Tous ces gens supposés se détester
sont là et chantent ensemble.
Elle a réussi à façonner
cet espace unique en Amérique,
et j'ai voulu savoir comment elle a fait.
Donc, j'ai interviewé Dolly
douze fois, sur deux continents.
Elle commençait en disant :
(Audio) Dolly Parton :
Demandez ce que vous demandez,
et je vous dirais ce que
j'ai envie d'entendre. (Rires)
JA : C'est incontestablement
une force de la Nature,
mais mon problème,
c'est que j'avais choisi pour cette série
un concept difficile pour mon âme.
Dolly chante souvent à propos du Sud.
Si vous parcourez sa discographie,
chansons après chansons,
ça parle du Tennessee.
(Extraits de chanson de DP)
♫ Tennessee, Tennessee...
♫ Tennessee, le mal du pays, Tennessee...

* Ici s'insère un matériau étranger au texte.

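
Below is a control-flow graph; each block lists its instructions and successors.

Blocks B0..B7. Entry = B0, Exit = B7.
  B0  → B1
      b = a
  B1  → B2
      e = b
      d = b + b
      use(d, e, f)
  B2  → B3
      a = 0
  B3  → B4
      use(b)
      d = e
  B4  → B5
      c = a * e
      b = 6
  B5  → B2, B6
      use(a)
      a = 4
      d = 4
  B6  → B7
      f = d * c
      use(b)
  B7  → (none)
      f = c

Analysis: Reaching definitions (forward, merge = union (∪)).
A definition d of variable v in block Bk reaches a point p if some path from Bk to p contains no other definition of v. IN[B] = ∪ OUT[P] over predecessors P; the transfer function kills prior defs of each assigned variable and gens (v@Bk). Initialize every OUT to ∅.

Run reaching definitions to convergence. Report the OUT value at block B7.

Fixpoint table:
  B0: | IN={} | OUT={b@B0}
  B1: | IN={b@B0} | OUT={b@B0, d@B1, e@B1}
  B2: | IN={a@B5, b@B0, b@B4, c@B4, d@B1, d@B5, e@B1} | OUT={a@B2, b@B0, b@B4, c@B4, d@B1, d@B5, e@B1}
  B3: | IN={a@B2, b@B0, b@B4, c@B4, d@B1, d@B5, e@B1} | OUT={a@B2, b@B0, b@B4, c@B4, d@B3, e@B1}
  B4: | IN={a@B2, b@B0, b@B4, c@B4, d@B3, e@B1} | OUT={a@B2, b@B4, c@B4, d@B3, e@B1}
  B5: | IN={a@B2, b@B4, c@B4, d@B3, e@B1} | OUT={a@B5, b@B4, c@B4, d@B5, e@B1}
  B6: | IN={a@B5, b@B4, c@B4, d@B5, e@B1} | OUT={a@B5, b@B4, c@B4, d@B5, e@B1, f@B6}
  B7: | IN={a@B5, b@B4, c@B4, d@B5, e@B1, f@B6} | OUT={a@B5, b@B4, c@B4, d@B5, e@B1, f@B7}

Merge at B7: IN[B7] = OUT[B6] = {a@B5, b@B4, c@B4, d@B5, e@B1, f@B6}
Applying B7's transfer function to that IN value gives OUT[B7] (row B7 above).

Answer: {a@B5, b@B4, c@B4, d@B5, e@B1, f@B7}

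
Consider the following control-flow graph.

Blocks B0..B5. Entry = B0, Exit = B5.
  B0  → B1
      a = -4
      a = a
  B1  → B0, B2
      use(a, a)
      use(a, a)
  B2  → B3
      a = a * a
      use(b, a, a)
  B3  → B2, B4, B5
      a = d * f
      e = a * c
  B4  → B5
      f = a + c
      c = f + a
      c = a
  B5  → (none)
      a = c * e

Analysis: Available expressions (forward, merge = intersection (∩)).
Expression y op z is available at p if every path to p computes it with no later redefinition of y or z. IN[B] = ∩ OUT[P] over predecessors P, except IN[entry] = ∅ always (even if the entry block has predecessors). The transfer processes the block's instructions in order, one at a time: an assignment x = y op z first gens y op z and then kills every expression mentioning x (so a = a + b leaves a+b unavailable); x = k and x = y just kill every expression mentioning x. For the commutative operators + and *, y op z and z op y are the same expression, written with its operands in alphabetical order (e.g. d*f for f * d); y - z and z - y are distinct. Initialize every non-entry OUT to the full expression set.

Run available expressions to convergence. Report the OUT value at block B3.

Answer: {a*c, d*f}

Trace:
Fixpoint table:
  B0:   IN={}   OUT={}
  B1:   IN={}   OUT={}
  B2:   IN={}   OUT={}
  B3:   IN={}   OUT={a*c, d*f}
  B4:   IN={a*c, d*f}   OUT={a+f}
  B5:   IN={}   OUT={c*e}

Merge at B3: IN[B3] = OUT[B2] = {}
Applying B3's transfer function to that IN value gives OUT[B3] (row B3 above).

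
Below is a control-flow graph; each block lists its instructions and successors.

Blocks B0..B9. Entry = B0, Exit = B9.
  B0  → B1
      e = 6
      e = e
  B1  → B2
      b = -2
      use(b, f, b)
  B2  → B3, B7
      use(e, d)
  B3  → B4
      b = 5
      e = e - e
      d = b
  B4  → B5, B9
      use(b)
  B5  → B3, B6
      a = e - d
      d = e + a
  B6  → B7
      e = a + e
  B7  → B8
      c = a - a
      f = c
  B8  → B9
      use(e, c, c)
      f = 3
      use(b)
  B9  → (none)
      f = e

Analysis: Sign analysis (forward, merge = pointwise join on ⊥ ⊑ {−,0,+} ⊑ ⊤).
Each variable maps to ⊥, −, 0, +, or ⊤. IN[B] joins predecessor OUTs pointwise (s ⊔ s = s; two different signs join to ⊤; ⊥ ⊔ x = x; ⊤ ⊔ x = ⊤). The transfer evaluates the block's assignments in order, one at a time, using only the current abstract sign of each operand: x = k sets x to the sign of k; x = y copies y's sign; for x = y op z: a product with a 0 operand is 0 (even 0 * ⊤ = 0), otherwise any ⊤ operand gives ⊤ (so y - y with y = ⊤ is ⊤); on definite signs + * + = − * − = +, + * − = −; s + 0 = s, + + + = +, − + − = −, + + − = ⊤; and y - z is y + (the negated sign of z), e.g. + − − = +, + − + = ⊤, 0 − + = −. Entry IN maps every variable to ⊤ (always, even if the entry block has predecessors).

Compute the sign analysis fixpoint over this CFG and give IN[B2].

Fixpoint table:
  B0:  IN=(all ⊤)  OUT={e:+; rest ⊤}
  B1:  IN={e:+; rest ⊤}  OUT={b:-, e:+; rest ⊤}
  B2:  IN={b:-, e:+; rest ⊤}  OUT={b:-, e:+; rest ⊤}
  B3:  IN=(all ⊤)  OUT={b:+, d:+; rest ⊤}
  B4:  IN={b:+, d:+; rest ⊤}  OUT={b:+, d:+; rest ⊤}
  B5:  IN={b:+, d:+; rest ⊤}  OUT={b:+; rest ⊤}
  B6:  IN={b:+; rest ⊤}  OUT={b:+; rest ⊤}
  B7:  IN=(all ⊤)  OUT=(all ⊤)
  B8:  IN=(all ⊤)  OUT={f:+; rest ⊤}
  B9:  IN=(all ⊤)  OUT=(all ⊤)

Merge at B2: IN[B2] = OUT[B1] = {a: ⊤, b: -, c: ⊤, d: ⊤, e: +, f: ⊤}

Answer: {a: ⊤, b: -, c: ⊤, d: ⊤, e: +, f: ⊤}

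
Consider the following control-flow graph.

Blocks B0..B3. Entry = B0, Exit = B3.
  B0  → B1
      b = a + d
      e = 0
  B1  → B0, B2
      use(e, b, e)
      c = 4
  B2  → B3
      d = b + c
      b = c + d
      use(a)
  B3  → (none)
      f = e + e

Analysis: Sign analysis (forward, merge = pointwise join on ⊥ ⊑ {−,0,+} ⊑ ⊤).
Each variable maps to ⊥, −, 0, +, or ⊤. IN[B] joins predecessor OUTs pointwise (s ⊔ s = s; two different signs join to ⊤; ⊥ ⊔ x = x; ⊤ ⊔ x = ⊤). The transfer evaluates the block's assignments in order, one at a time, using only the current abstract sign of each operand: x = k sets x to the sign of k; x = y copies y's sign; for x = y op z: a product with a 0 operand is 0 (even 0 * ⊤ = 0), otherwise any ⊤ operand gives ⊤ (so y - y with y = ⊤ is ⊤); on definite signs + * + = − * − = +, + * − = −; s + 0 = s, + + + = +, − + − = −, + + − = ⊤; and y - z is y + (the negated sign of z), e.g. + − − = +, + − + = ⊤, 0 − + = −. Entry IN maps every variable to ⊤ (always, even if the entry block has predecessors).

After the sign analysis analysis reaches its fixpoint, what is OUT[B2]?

Fixpoint table:
  B0:  IN=(all ⊤)  OUT={e:0; rest ⊤}
  B1:  IN={e:0; rest ⊤}  OUT={c:+, e:0; rest ⊤}
  B2:  IN={c:+, e:0; rest ⊤}  OUT={c:+, e:0; rest ⊤}
  B3:  IN={c:+, e:0; rest ⊤}  OUT={c:+, e:0, f:0; rest ⊤}

Merge at B2: IN[B2] = OUT[B1] = {a: ⊤, b: ⊤, c: +, d: ⊤, e: 0, f: ⊤}
Applying B2's transfer function to that IN value gives OUT[B2] (row B2 above).

Answer: {a: ⊤, b: ⊤, c: +, d: ⊤, e: 0, f: ⊤}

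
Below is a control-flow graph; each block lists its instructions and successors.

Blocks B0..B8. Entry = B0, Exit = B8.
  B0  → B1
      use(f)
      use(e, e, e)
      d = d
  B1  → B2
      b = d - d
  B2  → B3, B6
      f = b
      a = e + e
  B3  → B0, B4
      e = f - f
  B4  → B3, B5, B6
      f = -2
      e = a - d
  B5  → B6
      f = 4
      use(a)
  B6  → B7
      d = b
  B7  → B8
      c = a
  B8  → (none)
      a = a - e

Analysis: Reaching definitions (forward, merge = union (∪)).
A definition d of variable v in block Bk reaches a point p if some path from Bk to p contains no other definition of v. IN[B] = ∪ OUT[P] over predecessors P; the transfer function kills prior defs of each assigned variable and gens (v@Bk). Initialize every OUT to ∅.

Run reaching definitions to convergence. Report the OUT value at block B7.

Answer: {a@B2, b@B1, c@B7, d@B6, e@B3, e@B4, f@B2, f@B4, f@B5}

Trace:
Fixpoint table:
  B0: | IN={a@B2, b@B1, d@B0, e@B3, f@B2, f@B4} | OUT={a@B2, b@B1, d@B0, e@B3, f@B2, f@B4}
  B1: | IN={a@B2, b@B1, d@B0, e@B3, f@B2, f@B4} | OUT={a@B2, b@B1, d@B0, e@B3, f@B2, f@B4}
  B2: | IN={a@B2, b@B1, d@B0, e@B3, f@B2, f@B4} | OUT={a@B2, b@B1, d@B0, e@B3, f@B2}
  B3: | IN={a@B2, b@B1, d@B0, e@B3, e@B4, f@B2, f@B4} | OUT={a@B2, b@B1, d@B0, e@B3, f@B2, f@B4}
  B4: | IN={a@B2, b@B1, d@B0, e@B3, f@B2, f@B4} | OUT={a@B2, b@B1, d@B0, e@B4, f@B4}
  B5: | IN={a@B2, b@B1, d@B0, e@B4, f@B4} | OUT={a@B2, b@B1, d@B0, e@B4, f@B5}
  B6: | IN={a@B2, b@B1, d@B0, e@B3, e@B4, f@B2, f@B4, f@B5} | OUT={a@B2, b@B1, d@B6, e@B3, e@B4, f@B2, f@B4, f@B5}
  B7: | IN={a@B2, b@B1, d@B6, e@B3, e@B4, f@B2, f@B4, f@B5} | OUT={a@B2, b@B1, c@B7, d@B6, e@B3, e@B4, f@B2, f@B4, f@B5}
  B8: | IN={a@B2, b@B1, c@B7, d@B6, e@B3, e@B4, f@B2, f@B4, f@B5} | OUT={a@B8, b@B1, c@B7, d@B6, e@B3, e@B4, f@B2, f@B4, f@B5}

Merge at B7: IN[B7] = OUT[B6] = {a@B2, b@B1, d@B6, e@B3, e@B4, f@B2, f@B4, f@B5}
Applying B7's transfer function to that IN value gives OUT[B7] (row B7 above).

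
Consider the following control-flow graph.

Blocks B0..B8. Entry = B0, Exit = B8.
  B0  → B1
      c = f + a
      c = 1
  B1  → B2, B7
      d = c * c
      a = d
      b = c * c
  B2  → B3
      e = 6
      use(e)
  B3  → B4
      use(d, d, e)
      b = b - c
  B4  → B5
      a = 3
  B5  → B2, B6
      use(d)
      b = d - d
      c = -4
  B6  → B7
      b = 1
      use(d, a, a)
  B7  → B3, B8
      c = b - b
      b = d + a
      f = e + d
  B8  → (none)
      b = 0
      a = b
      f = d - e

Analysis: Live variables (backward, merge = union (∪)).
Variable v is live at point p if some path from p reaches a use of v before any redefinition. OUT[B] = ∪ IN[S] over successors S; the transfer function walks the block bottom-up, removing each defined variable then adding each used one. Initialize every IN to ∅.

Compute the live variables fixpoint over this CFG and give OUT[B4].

Answer: {a, d, e}

Trace:
Fixpoint table:
  B0:   IN={a, e, f}   OUT={c, e}
  B1:   IN={c, e}   OUT={a, b, c, d, e}
  B2:   IN={b, c, d}   OUT={b, c, d, e}
  B3:   IN={b, c, d, e}   OUT={d, e}
  B4:   IN={d, e}   OUT={a, d, e}
  B5:   IN={a, d, e}   OUT={a, b, c, d, e}
  B6:   IN={a, d, e}   OUT={a, b, d, e}
  B7:   IN={a, b, d, e}   OUT={b, c, d, e}
  B8:   IN={d, e}   OUT={}

Merge at B4: OUT[B4] = IN[B5] = {a, d, e}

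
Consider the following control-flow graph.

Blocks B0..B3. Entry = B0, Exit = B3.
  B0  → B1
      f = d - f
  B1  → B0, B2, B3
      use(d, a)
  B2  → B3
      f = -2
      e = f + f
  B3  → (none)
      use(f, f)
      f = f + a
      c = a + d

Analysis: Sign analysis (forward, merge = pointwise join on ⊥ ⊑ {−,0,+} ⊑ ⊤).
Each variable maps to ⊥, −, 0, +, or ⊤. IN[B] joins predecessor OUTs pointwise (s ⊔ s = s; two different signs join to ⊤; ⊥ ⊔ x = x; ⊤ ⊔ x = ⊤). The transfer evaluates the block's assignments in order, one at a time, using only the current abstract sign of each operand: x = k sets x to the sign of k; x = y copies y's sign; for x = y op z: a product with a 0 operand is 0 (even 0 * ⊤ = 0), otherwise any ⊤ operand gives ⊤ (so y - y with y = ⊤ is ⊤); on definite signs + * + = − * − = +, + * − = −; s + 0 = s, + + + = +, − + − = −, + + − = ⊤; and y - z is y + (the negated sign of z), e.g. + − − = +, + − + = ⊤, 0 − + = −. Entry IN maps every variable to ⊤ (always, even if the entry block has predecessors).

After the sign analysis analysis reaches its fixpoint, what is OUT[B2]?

Answer: {a: ⊤, b: ⊤, c: ⊤, d: ⊤, e: -, f: -}

Derivation:
Fixpoint table:
  B0:  IN=(all ⊤)  OUT=(all ⊤)
  B1:  IN=(all ⊤)  OUT=(all ⊤)
  B2:  IN=(all ⊤)  OUT={e:-, f:-; rest ⊤}
  B3:  IN=(all ⊤)  OUT=(all ⊤)

Merge at B2: IN[B2] = OUT[B1] = {a: ⊤, b: ⊤, c: ⊤, d: ⊤, e: ⊤, f: ⊤}
Applying B2's transfer function to that IN value gives OUT[B2] (row B2 above).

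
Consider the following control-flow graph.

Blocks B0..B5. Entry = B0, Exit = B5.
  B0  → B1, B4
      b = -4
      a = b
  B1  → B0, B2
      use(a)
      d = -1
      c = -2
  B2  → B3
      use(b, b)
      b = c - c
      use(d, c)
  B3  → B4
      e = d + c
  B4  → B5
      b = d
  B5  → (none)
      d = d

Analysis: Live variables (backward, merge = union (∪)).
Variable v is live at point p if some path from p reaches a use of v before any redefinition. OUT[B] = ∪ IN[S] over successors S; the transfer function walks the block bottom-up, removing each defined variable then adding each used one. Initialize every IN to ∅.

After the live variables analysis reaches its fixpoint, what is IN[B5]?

Answer: {d}

Derivation:
Converged values:
  B0: | IN={d} | OUT={a, b, d}
  B1: | IN={a, b} | OUT={b, c, d}
  B2: | IN={b, c, d} | OUT={c, d}
  B3: | IN={c, d} | OUT={d}
  B4: | IN={d} | OUT={d}
  B5: | IN={d} | OUT={}

B5 is the boundary node: OUT[B5] = {}
Applying B5's transfer function to that OUT value gives IN[B5] (row B5 above).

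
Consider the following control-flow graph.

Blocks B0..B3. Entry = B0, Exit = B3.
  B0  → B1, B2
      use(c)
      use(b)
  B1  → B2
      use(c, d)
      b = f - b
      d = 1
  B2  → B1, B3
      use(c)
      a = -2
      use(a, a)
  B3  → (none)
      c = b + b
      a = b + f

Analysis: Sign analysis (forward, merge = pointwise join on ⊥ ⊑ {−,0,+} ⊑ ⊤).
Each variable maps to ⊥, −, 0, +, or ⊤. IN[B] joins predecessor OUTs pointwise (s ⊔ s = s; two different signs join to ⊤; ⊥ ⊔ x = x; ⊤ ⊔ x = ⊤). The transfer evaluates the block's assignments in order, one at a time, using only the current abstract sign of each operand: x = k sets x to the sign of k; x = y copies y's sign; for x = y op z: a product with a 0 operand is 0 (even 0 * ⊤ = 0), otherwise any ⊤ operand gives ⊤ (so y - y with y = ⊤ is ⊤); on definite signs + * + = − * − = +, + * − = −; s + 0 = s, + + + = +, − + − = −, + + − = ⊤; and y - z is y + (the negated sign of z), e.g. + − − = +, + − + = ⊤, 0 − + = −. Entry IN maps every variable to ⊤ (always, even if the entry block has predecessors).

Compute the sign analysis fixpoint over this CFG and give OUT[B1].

Per-block solution:
  B0: | IN=(all ⊤) | OUT=(all ⊤)
  B1: | IN=(all ⊤) | OUT={d:+; rest ⊤}
  B2: | IN=(all ⊤) | OUT={a:-; rest ⊤}
  B3: | IN={a:-; rest ⊤} | OUT=(all ⊤)

Merge at B1: IN[B1] = OUT[B0] ⊔ OUT[B2] = {a: ⊤, b: ⊤, c: ⊤, d: ⊤, e: ⊤, f: ⊤}
Applying B1's transfer function to that IN value gives OUT[B1] (row B1 above).

Answer: {a: ⊤, b: ⊤, c: ⊤, d: +, e: ⊤, f: ⊤}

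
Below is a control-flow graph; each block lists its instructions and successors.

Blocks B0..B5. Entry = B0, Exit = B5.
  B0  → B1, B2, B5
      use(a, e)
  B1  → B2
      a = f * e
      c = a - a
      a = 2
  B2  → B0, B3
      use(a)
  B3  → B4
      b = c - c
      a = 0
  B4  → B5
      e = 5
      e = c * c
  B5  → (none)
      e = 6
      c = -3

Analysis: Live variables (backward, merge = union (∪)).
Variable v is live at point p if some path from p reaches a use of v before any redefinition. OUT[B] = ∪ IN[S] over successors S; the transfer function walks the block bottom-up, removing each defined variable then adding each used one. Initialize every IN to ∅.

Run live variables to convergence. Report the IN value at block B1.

Per-block solution:
  B0:   IN={a, c, e, f}   OUT={a, c, e, f}
  B1:   IN={e, f}   OUT={a, c, e, f}
  B2:   IN={a, c, e, f}   OUT={a, c, e, f}
  B3:   IN={c}   OUT={c}
  B4:   IN={c}   OUT={}
  B5:   IN={}   OUT={}

Merge at B1: OUT[B1] = IN[B2] = {a, c, e, f}
Applying B1's transfer function to that OUT value gives IN[B1] (row B1 above).

Answer: {e, f}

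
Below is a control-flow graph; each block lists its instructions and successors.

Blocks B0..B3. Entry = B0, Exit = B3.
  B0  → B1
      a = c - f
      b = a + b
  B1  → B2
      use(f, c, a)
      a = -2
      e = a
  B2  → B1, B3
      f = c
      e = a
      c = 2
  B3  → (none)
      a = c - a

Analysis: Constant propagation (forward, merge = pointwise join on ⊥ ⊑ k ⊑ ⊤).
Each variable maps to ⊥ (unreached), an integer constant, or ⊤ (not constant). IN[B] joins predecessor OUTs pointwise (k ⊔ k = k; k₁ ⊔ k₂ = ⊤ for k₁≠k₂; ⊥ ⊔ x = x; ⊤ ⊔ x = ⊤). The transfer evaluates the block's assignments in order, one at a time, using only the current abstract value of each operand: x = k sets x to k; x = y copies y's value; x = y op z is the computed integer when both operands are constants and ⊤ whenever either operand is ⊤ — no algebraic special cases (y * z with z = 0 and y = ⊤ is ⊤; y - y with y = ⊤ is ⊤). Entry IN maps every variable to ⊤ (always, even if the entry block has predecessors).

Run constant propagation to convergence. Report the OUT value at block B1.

Converged values:
  B0: | IN=(all ⊤) | OUT=(all ⊤)
  B1: | IN=(all ⊤) | OUT={a:-2, e:-2; rest ⊤}
  B2: | IN={a:-2, e:-2; rest ⊤} | OUT={a:-2, c:2, e:-2; rest ⊤}
  B3: | IN={a:-2, c:2, e:-2; rest ⊤} | OUT={a:4, c:2, e:-2; rest ⊤}

Merge at B1: IN[B1] = OUT[B0] ⊔ OUT[B2] = {a: ⊤, b: ⊤, c: ⊤, d: ⊤, e: ⊤, f: ⊤}
Applying B1's transfer function to that IN value gives OUT[B1] (row B1 above).

Answer: {a: -2, b: ⊤, c: ⊤, d: ⊤, e: -2, f: ⊤}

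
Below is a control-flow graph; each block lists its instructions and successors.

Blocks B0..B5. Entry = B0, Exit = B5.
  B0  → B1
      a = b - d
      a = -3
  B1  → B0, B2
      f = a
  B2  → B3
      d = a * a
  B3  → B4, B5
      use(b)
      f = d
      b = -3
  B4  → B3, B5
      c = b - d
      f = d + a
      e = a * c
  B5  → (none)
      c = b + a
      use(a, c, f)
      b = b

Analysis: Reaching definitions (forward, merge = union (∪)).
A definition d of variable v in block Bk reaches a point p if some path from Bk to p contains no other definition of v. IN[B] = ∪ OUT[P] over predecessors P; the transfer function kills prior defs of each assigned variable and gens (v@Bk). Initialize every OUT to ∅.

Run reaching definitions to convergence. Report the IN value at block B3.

Converged values:
  B0: | IN={a@B0, f@B1} | OUT={a@B0, f@B1}
  B1: | IN={a@B0, f@B1} | OUT={a@B0, f@B1}
  B2: | IN={a@B0, f@B1} | OUT={a@B0, d@B2, f@B1}
  B3: | IN={a@B0, b@B3, c@B4, d@B2, e@B4, f@B1, f@B4} | OUT={a@B0, b@B3, c@B4, d@B2, e@B4, f@B3}
  B4: | IN={a@B0, b@B3, c@B4, d@B2, e@B4, f@B3} | OUT={a@B0, b@B3, c@B4, d@B2, e@B4, f@B4}
  B5: | IN={a@B0, b@B3, c@B4, d@B2, e@B4, f@B3, f@B4} | OUT={a@B0, b@B5, c@B5, d@B2, e@B4, f@B3, f@B4}

Merge at B3: IN[B3] = OUT[B2] ⊔ OUT[B4] = {a@B0, b@B3, c@B4, d@B2, e@B4, f@B1, f@B4}

Answer: {a@B0, b@B3, c@B4, d@B2, e@B4, f@B1, f@B4}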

♫ J'ai ces blues nostalgiques
du Tennessee qui courent dans ma tête...
Tennessee...
JA : « Tennessee Mountain Home »,
« Tennessee Mountain Memories »,
j'ai grandi au Tennessee
et je n'en ai eu aucune nostalgie.
J'étais le petit arabe maigrichon
qui venait de l'endroit
qui a inventé les attentats-suicides.
J'ai passé beaucoup de temps
dans ma chambre !
Quand j'ai quitté Nashville,
je l'ai vraiment quittée.
Je me souviens être
resté debout, à Dollywood,
devant la réplique de sa maison
de montagne au Tennessee.
Les gens autour de moi pleuraient.
C'est juste un décor, une mise en scène,
pourquoi pleurez-vous ?
Je ne comprenais pas
pourquoi ils étaient si émus,
étant donné surtout
ma relation avec le Sud.
Et à vrai dire, j'ai commencé
à en avoir des crises d'anxiété.
« Ne suis-je pas la bonne
personne pour ce projet ? »
Et puis...
ironie du sort,
nous rencontrons Bryan Seaver,
le neveu et garde du corps de Dolly,
et sur un coup de tête, il nous conduit,
Shima Oliaee, la productrice,
et moi, hors de Dollywood,
le long des flancs des montagnes,
vingt minutes au sommet,
un étroit chemin de terre,
puis un portail en bois géant
droit sorti de « Game of Thrones »,
et nous arrivons à la vraie maison
de montagne au Tennessee,
le vrai lieu, Valhalla, la vraie
maison de montagne du Tennessee.
Et je vais marquer
cette partie avec du Wagner,
parce que vous devez comprendre
que, dans le folklore du Tennessee,
cette maison, c'est comme un lieu sacré.
Donc, je me souviens
être debout, là, dans l'herbe,
près de la rivière Pigeon,
des papillons tourbillonnant
dans les airs,
et j'ai eu mon propre
moment d'émerveillement.
La maison de montagne
du Tennessee de Dolly
ressemble exactement à la maison
de mon père dans les montagnes du Liban.
Sa maison ressemble en tous points
à l'endroit que mon père a quitté.
Ce simple parallélisme m'a amené
à avoir une conversation avec mon père
que je n'avais jamais eue,
sur sa douleur de quitter sa maison,
qu'il a reconnue dans la musique de Dolly.
Ensuite, j'ai eu
une discussion avec Dolly,
où elle a défini ses chansons
comme une « musique de l'exode ».
Même si vous écoutez cette chanson
classique, « Tennessee Mountain Home »...
(Dolly Parton,
« Tennessee Mountain Home »)
♫ Assise sur le porche d'entrée,
un après-midi d'été,
♫ sur une chaise à dos droit
♫ appuyée sur deux pieds contre le mur...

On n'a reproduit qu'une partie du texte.